The Supreme Court considered a similar race-based university admissions challenge at the University of Texas earlier this year and ruled on Fisher v. University of Texas in June. In that case, the University of Texas at Austin had been considering race as just one of many factors in choosing part of its freshman class. But the that the Fifth Circuit court was wrong in upholding a lower court's summary judgment in favor of Texas because the lower court had not applied strict enough scrutiny to the university's policy. The court left intact the precedent that diversity can be "a compelling government interest." That decision was considered somewhat of a victory for Abigail Fisher, the white female student who had claimed that UT-Austin rejected her application in 2008 because the school had unconstitutionally discriminated against her under its race-conscious admissions program.
Interestingly, Justice Kagan, considered one of the Court's liberal justices, sat-out Fisher v. University of Texas as well.

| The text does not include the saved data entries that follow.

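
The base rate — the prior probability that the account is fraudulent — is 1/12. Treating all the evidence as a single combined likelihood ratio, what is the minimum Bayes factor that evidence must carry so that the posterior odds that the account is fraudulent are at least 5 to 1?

55

Prior odds = (1/12)/(11/12) = 1/11.
Target odds = 5.
Required Bayes factor = 5 ÷ (1/11) = 55.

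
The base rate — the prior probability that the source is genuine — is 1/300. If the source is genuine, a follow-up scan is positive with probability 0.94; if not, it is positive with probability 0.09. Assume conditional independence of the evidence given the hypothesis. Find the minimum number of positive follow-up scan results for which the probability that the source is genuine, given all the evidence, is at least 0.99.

5

Prior odds = (1/300)/(299/300) = 1/299.
Likelihood ratio of a positive = 0.94/0.09 = 94/9.
Target posterior odds = 0.99/0.01 = 99.
Need (1/299) × (94/9)ⁿ ≥ 99, i.e. (94/9)ⁿ ≥ 29601.
(94/9)⁴ = 78074896/6561 falls short of 29601 but (94/9)⁵ ≈124287 reaches it, so n = 5.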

The Texas case and the current Michigan case present different issues for the court. The Texas case concerned questioned whether the use of race by universities who have an interest in building diverse student populations was sanctioned by the Supreme Court.
The Michigan case concerns a constitutional amendment – Michigan's Proposal 2 passed in 2006 – forbidding the use of race, sex, color, ethnicity, or national origin in college admissions decisions. The Michigan appeals court had ruled that Proposal 2's ban on race-conscious admission decisions "reorders the political process in Michigan to place special burdens on minority interests" and thus violates the Constitution's guarantee of equal protection for all races. The Supreme Court will tackle whether voters can actually ban such protections.
Seven years after Michigan's Prop 2 passed, Black enrollment has declined 30 percent at the University of Michigan in Ann Arbor, according to Bloomberg. In 2006, the last full year in which race was directly used in considering admissions, blacks had accounted for 6.4 percent of the freshman class (excluding foreign students). Last year, black enrollment was 4.6 percent. For Hispanic students, enrollment fell from 5.3 percent in 2006 to 3.9 percent in 2012.
The Supreme Court is scheduled to hear the Michigan case at 1pm on Tuesday, October 15.